Ein drittes Referat erhielte die Bezeichnung "Konfliktbewältigung und Versöhnungsmaßnahmen" und übernähme Projekte der Regionalpolitik, die bislang dem Friedensprozeß in Nordirland im Rahmen eines Sonderunterstützungsprogramms zugute kamen. Die Ausweitung der Aktivitäten auf andere Spannungsregionen (Baskenland, Korsika, Zypern) würde folgen.

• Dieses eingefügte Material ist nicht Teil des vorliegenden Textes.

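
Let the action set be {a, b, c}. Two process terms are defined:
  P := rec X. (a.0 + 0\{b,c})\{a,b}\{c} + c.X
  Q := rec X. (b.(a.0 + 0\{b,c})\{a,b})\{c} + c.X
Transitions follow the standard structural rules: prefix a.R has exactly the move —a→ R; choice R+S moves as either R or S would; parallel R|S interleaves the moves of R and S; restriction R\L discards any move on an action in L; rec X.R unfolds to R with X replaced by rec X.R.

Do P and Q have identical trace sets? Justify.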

Schließlich achtete ein kleines Referat "Indigene Völker" wie bisher in der Generaldirektion Entwicklung der Fall auf die Berücksichtigung der Rechte autochthoner (angestammter) Völker bei Projekten der Entwicklungszusammenarbeit. (Schluß)
Mehr Informationen enthält die Studie "The Minority Policies of the EU", die der Autor am Europa-Kolleg in Brügge verfaßt hat.